Jon Bonifaz, a lawyer with the National Voting Rights Institute which challenged the higher hard-money limits in the law on behalf of the non-wealthy, said it would be impossible to estimate what the case cost his foundation, because while he and others invested significant time in the case, they don’t engage in keeping hourly rates like private law firms.
Bonifaz criticized Southeastern Legal Foundation’s payments to Starr, saying they illustrate the very reason his group went to court to challenge the McCain-Feingold bill’s higher contribution limits in the first place.
“Our overall budget for a fiscal year is $1 million,” Bonifaz said. “There’s no way we could put $2 million to $2.5 million into one case, only further highlighting the need for our presence in this.
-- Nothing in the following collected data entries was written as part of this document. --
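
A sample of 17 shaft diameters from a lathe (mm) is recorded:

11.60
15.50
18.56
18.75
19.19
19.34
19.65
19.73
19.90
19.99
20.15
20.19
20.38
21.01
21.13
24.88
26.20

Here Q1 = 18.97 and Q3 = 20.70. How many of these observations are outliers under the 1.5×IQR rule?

4

IQR = 1.73; fences at 18.97 − 2.595 = 16.375 and 20.70 + 2.595 = 23.295.
Outside the cutoffs: 11.60, 15.50, 24.88, 26.20.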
If we just leave it up to the Ken Starrs and the corporate-made attorneys, then the arguments on equality and the poor and the non-wealthy will not be made.”
Wilmer, Cutler & Pickering, the D.C. law firm which represented Sens. John McCain (R-Ariz.) and Russ Feingold (D-Wis.) and Reps. Christopher Shays (R-Conn.) and Marty Meehan (D-Mass.) and other so-called “defendant intervenors” in the case provided most, if not all, of their legal services on a pro bono basis, sources close to their clients said.
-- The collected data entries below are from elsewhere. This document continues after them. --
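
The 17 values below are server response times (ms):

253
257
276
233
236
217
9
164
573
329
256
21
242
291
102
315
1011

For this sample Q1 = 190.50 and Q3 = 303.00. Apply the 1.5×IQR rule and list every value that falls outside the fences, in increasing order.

IQR = Q3 − Q1 = 303.00 − 190.50 = 112.50.
Lower fence = Q1 − 1.5·IQR = 190.50 − 168.75 = 21.75.
Upper fence = Q3 + 1.5·IQR = 303.00 + 168.75 = 471.75.
9 < 21.75 → outlier.
21 < 21.75 → outlier.
573 > 471.75 → outlier.
1011 > 471.75 → outlier.
All remaining values lie within [21.75, 471.75].

9, 21, 573, 1011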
“It’s genuinely a law firm that has a long commitment to this issue in general,” explained one lawyer, who said that Seth Waxman and others donated their time and energy to the case because it’s “something they believe they’re on the right side of.”
Beyond that, getting their names out in a high-profile Supreme Court case may end up bringing more business to the firm, but ultimately “they lose far more money than they will ever get back” arguing the case, the source explained.
Bopp — who has been involved in dozens of high-profile campaign finance and speech cases over the years — freely admits that McConnell v. FEC is by far the most expensive case in which he’s ever been involved, and noted he has little hope of recovering attorney’s fees once the case is resolved because “there’s no law allowing it.”
“The law in America is you bear your own attorney fees, costs and expenses and then there are exceptions to that. One exception is a federal law which allows for awarding of attorney fees to prevailing plaintiffs whose constitutional rights have been violated by states,” Bopp said.
While a peek at the group’s most recently available IRS filings shows it raised only about $200,000 for the 2002 calendar year — and has received a total of about $300,000 in gifts and grants since 1998 — Bopp said the group continues to make “special efforts to fundraise to pay the bill.”
The SLF is also contemplating how it’s going to pay off the whopping legal fees.
“It is a gigantic and ongoing burden to try and figure out how to bear all the costs. Obviously it was a case on a huge scale and it was very hard to contain costs because there were so many groups involved,” said Dutcher.
Like Bopp, SLF’s $2 million legal bill makes it the most expensive case in organization’s history — more costly than the group’s successful effort to disbar former President Bill Clinton or the group’s involvement in a census battle that culminated in the Supreme Court declaring sampling constitutionally prohibited for the purposes of Congressional apportionment.
No one thought the case would be cheap. In fact, the Christian Coalition pulled out of the lawsuit early on in September 2002 citing mounting legal costs as a concern — but those who saw it through say it was worth it.
“The foundation in its history has never undertaken anything of this scope,” Dutcher said. “We’ll go door-to-door if necessary to try to pay off the litigation costs … We did the right thing. There’s no regrets, but there’s a lot of hard work still ahead.”